Фергюс же с помощью своего отца переселился, наконец, в пасторский домик при своей церкви и вскоре пригласил к себе на ужин мистера Гэлбрайт и его дочь. Горячее желание отца вынудило Джиневру принять это приглашение; живя с ним под одной крышей, она не хотела постоянно идти ему наперекор. Фергюс сделал всё, чтобы вечер получился как можно приятнее, и особенно радовался возможности показать своему лэрду, что способен угостить его отличным ужином и бутылкой неплохого портвейна. Кроме Джиневры и её отца были приглашены ещё два гостя из прихожан, молодой адвокат и его жена. Адвокат показался лэрду приятным собеседником — по большей части из–за того, что готов был терпеливо слушать его рассказы о старых судебных делах. Фергюс же старательно развлекал дам. Зная о том, что одна из них безмерно им восхищается, он надеялся, что это поможет ему пробудить благосклонность в другой. Он почему–то решил, что Джиневре не нравится его профессия, и поэтому изо всех сил старался выказать себя человеком светским: без конца говорил о Шекспире и блистал красноречием, то и дело вставляя его цитаты в свои сентенции; приносил из кабинета книги, читал вслух отрывки из Байрона, Шелли и Мора. Из творений последнего он прочёл им отрывки из «Любви ангелов», что вызвало крайний восторг у жены адвоката и несколько заинтересовало Джиневру, хотя в её глазах все прочитанные им стихи были недостойны даже сравнения с простыми песнями бедного Донала.

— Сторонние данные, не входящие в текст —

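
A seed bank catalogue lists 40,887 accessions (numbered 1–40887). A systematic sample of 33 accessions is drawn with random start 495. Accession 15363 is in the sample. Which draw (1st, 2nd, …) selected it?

k = 40887/33 = 1239
position = (15363 − 495)/1239 + 1 = 14868/1239 + 1 = 12 + 1 = 13

13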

Когда пришло время расходиться, на улице было совсем темно. Они ужинали поздно, как было принято в фешенебельных домах, и поэтому гости в сопровождении хозяина вышли из дома только около полуночи. Адвокат с женой направились в одну сторону, а Фергюс вместе с лэрдом и Джиневрой — в другую.

Проходя по мосту, они вдруг услышали жалобный детский плач и женский кашель и перегнулись через перила, чтобы посмотреть, что там происходит.

На лестнице, ведущей в нижнюю частью квартала, сидела женщина, на коленях у которой спал ребёнок. Она ела кусок хлеба, но при этом кашляла так, как будто умирала от чахотки. На ступеньке чуть ниже сидел мужчина, укачивая на груди младенца, чей плач они только что слышали.

Они чуть–чуть постояли на мосту. Фергюс размышлял, должен ли он как священнослужитель вмешаться и что–то сделать для несчастных, а Джиневра внимательно вглядывалась в согбенную фигуру мужчины, который терпеливо, но тщетно пытался успокоить малыша, тихо раскачивая его из стороны в сторону. Но когда он начал напевать ребёнку странную, гудящую мелодию без слов, так живо напомнившую ей давнюю встречу с глашгарским горным чёртом, Джиневра окончательно убедилась, что перед нею Гибби. Услышав песню, малыш замолчал. Вскоре женщина, хоть и с трудом, поднялась со ступеньки, опираясь на плечо Гибби. Он тоже встал, придерживая младенца в левой руке и знаками показывая матери, чтобы она положила второго ребёнка на его правую руку. Бедняжка повиновалась и, повернувшись, слабо побрела вверх по лестнице. Гибби пошёл за ней, неся на руках обоих детей; одного он, как в люльке держал на груди, а головка другого лежала у него на плече. Оба малыша были худенькими и измождёнными, с серыми личиками и огромными кругами под глазами. Поднявшись по лестнице, они пошли дальше по улице.